Elle crut halluciner lorsqu’elle sentit des chaînes attraper ses poignets. Son loup était-il en train de la faire prisonnière de son propre corps ?
Non !
Elle ne voulait pas lui courir après, elle ne voulait pas s’en approcher et lui faire le moindre mal. Elle se débattait, tentant de reprendre les rennes de son corps. De leur corps.
Arrête !
Le loup ne s’arrêta pas et bientôt, quelques mètres les séparaient des deux Addams.
Stop ! Arrête ! Pas elle ! PAS ELLE !
La dernière chose qu’elle entendit fut quelque chose se fermer.
Son cœur n’avait jamais connu une telle embardée. Elle était poursuivie par un loup-garou géant, assoiffé de son sang. Thing s’accrochait tant bien que mal à son épaule alors qu’elle poussa le plus fort possible sur ses jambes. Fuir était la solution pour survivre. Enid lui courrait après, toutes dents dehors.
Elle entendait le jappement agressif du monstre sanguinaire dans son dos. L’approche de la mort créait un sentiment de béatitude chez elle, mais elle se reprit. Elle devait aider Enid. Elle passa la porte rouillée, l’attrapant avec force et rapidité. Elle la claqua, tira la lourde chaîne et verrouilla dans un bruit métallique. Le choc résonna comme une sentence.

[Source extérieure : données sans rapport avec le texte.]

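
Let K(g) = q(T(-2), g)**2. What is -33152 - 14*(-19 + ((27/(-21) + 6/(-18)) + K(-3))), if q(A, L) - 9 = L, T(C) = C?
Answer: -100102/3 ≈ -33367.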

La grille se dégonda presque face à la force brute de l’animal. Elle fut projetée à terre, Thing roulant dans l’herbe. Le museau du loup l’avait frappée de plein fouet. Elle grogna pour la forme mais se releva bien vite. Deux billes opales l’accueillirent avec un étrange éclat à l’intérieur.
« Enid. », souffla-t-elle.
La bête s’agita encore plus, tapant avec fureur contre les barreaux vieillis et fragiles. Son crâne pliait les barreaux, un à un. Ramener sa colocataire était clairement mission impossible et la seule solution pour l’instant restait la fuite. Pourtant, quelque chose l’en empêcha.
« Si je dois mourir, soit, mais je ne partirai pas. », cria-t-elle afin que sa voix soit plus haut que la rage du loup. « Alors, tu ferais mieux de te contrôler si tu ne veux pas vivre avec ma mort sur la conscience. »
Le loup ne bougeait plus. Sa voix l’avait assez intéressé pour qu’il reste immobile. Wednesday prit enfin conscience de sa taille monstrueuse.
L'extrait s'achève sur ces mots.